The toddler scenario is a bit of an extreme circumstance. The last time that happened here was a 19 year old knocking a food canister over, and I think there was booze involved...
Yep, it's an extreme example, but it came to mind because it happened to a friend of mine, so I know that accidents like this do happen. Could have easily picked a different serious crisis like a holiday feeder dumping it's entire contents or something toxic getting spilled into the tank. Or my own experience - the time I used cheap root tabs that sent my nitrites sky high for ages, which needed 75% daily changes, using Prime and manually combing the sand to remove every tiny ball, and levels still rose dangerously high between 75% daily changes.

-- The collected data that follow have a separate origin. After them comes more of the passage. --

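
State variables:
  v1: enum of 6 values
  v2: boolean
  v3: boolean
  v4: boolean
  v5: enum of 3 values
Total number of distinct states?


State space = product of domain sizes of all variables.
Domain sizes:
  v1 (enum of 6 values): 6
  v2 (boolean): 2
  v3 (boolean): 2
  v4 (boolean): 2
  v5 (enum of 3 values): 3
Product = 6 * 2 * 2 * 2 * 3 = 144

144


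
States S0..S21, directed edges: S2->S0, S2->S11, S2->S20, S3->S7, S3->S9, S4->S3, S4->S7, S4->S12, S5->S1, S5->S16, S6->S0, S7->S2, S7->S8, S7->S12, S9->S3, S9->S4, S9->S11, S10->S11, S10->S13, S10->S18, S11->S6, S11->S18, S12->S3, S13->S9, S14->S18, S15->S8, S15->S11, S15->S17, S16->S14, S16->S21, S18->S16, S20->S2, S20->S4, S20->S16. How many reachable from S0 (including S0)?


BFS from S0:
  layer 0: {S0}
Reachable set: {S0}
Count = 1

1


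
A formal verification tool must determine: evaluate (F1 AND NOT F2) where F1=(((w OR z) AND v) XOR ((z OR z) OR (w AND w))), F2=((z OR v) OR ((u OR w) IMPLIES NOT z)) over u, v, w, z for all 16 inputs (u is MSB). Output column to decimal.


F1 = (((w OR z) AND v) XOR ((z OR z) OR (w AND w)))
F2 = ((z OR v) OR ((u OR w) IMPLIES NOT z))
Counterexample to F1=>F2 is where F1=1 and F2=0.
Evaluate each row (bits = u,v,w,z, MSB first):
  row 0 [0000]: F1=0 F2=1 -> F1&~F2 -> 0
  row 1 [0001]: F1=1 F2=1 -> F1&~F2 -> 0
  row 2 [0010]: F1=1 F2=1 -> F1&~F2 -> 0
  row 3 [0011]: F1=1 F2=1 -> F1&~F2 -> 0
  row 4 [0100]: F1=0 F2=1 -> F1&~F2 -> 0
  row 5 [0101]: F1=0 F2=1 -> F1&~F2 -> 0
  row 6 [0110]: F1=0 F2=1 -> F1&~F2 -> 0
  row 7 [0111]: F1=0 F2=1 -> F1&~F2 -> 0
  row 8 [1000]: F1=0 F2=1 -> F1&~F2 -> 0
  row 9 [1001]: F1=1 F2=1 -> F1&~F2 -> 0
  row 10 [1010]: F1=1 F2=1 -> F1&~F2 -> 0
  row 11 [1011]: F1=1 F2=1 -> F1&~F2 -> 0
  row 12 [1100]: F1=0 F2=1 -> F1&~F2 -> 0
  row 13 [1101]: F1=0 F2=1 -> F1&~F2 -> 0
  row 14 [1110]: F1=0 F2=1 -> F1&~F2 -> 0
  row 15 [1111]: F1=0 F2=1 -> F1&~F2 -> 0
Full result column, 4 rows per line (u,v fixed per line; w,z runs 00..11 left to right):
  rows 0-3 [u,v=00]: 0000  = hex 0
  rows 4-7 [u,v=01]: 0000  = hex 0
  rows 8-11 [u,v=10]: 0000  = hex 0
  rows 12-15 [u,v=11]: 0000  = hex 0
Counterexample vector (row 0 .. row 15) = 0000000000000000
Output column grouped in 4s = 0000 0000 0000 0000 = 0x0000
Convert to decimal digit by digit (value = value*16 + digit):
  0 -> 0
  0*16 + 0 = 0
  0*16 + 0 = 0
  0*16 + 0 = 0
Decimal = 0

0


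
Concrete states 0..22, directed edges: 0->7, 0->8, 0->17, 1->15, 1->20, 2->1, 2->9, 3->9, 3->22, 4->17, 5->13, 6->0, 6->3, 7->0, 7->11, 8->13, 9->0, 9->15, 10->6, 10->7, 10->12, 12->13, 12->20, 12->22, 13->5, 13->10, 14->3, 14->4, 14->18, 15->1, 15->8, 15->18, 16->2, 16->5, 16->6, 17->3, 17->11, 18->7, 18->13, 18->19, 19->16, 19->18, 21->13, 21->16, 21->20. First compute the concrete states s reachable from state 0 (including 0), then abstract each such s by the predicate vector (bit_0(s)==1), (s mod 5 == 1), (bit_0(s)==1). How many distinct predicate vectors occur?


BFS from 0:
Concrete reachable: {0, 1, 2, 3, 5, 6, 7, 8, 9, 10, 11, 12, 13, 15, 16, 17, 18, 19, 20, 22}
Abstract via predicates (bit_0(s)==1), (s mod 5 == 1), (bit_0(s)==1):
  (0,0,0) <- {0, 2, 8, 10, 12, 18, 20, 22}
  (0,1,0) <- {6, 16}
  (1,0,1) <- {3, 5, 7, 9, 13, 15, 17, 19}
  (1,1,1) <- {1, 11}
Distinct abstract states = 4

4


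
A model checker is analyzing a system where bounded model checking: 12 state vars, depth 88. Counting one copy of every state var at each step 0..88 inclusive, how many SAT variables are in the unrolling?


BMC unrolls to depth k, creating one copy of each state var for steps 0..k.
Step count = 88 + 1 = 89 (steps 0 through 88)
Vars per step = 12
Total = 12 * 89 = 1068

1068


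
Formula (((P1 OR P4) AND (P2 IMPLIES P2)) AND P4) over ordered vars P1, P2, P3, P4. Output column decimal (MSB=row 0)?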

I just used my friends situation because it's simple, can easily happen and I genuinely wonder what @itiwhetu would recommend in a scenario like that, if large water changes are out of the question.
Most of us "water chasers" (I haven't heard that term before!) would do large water changes while manually removing/gravel vaccing up as much of the muck as possible, and it would likely require either the fish to be moved to clean water (effectively a 100% water change) or several back to back huge water changes to handle all that ammonia. Changing 30% then leaving it to the next day would just result in dead fish, so how can they say that we should never be recommending large changes? The emergency section of the forum is busy, and where many new and one-off members post their scenarios like this, and where the advice to do huge water changes is most likely to be given, so if they say that advice is bad and stupid, then I want to hear what they believe we should be saying instead. Ideally, backed with research and evidence.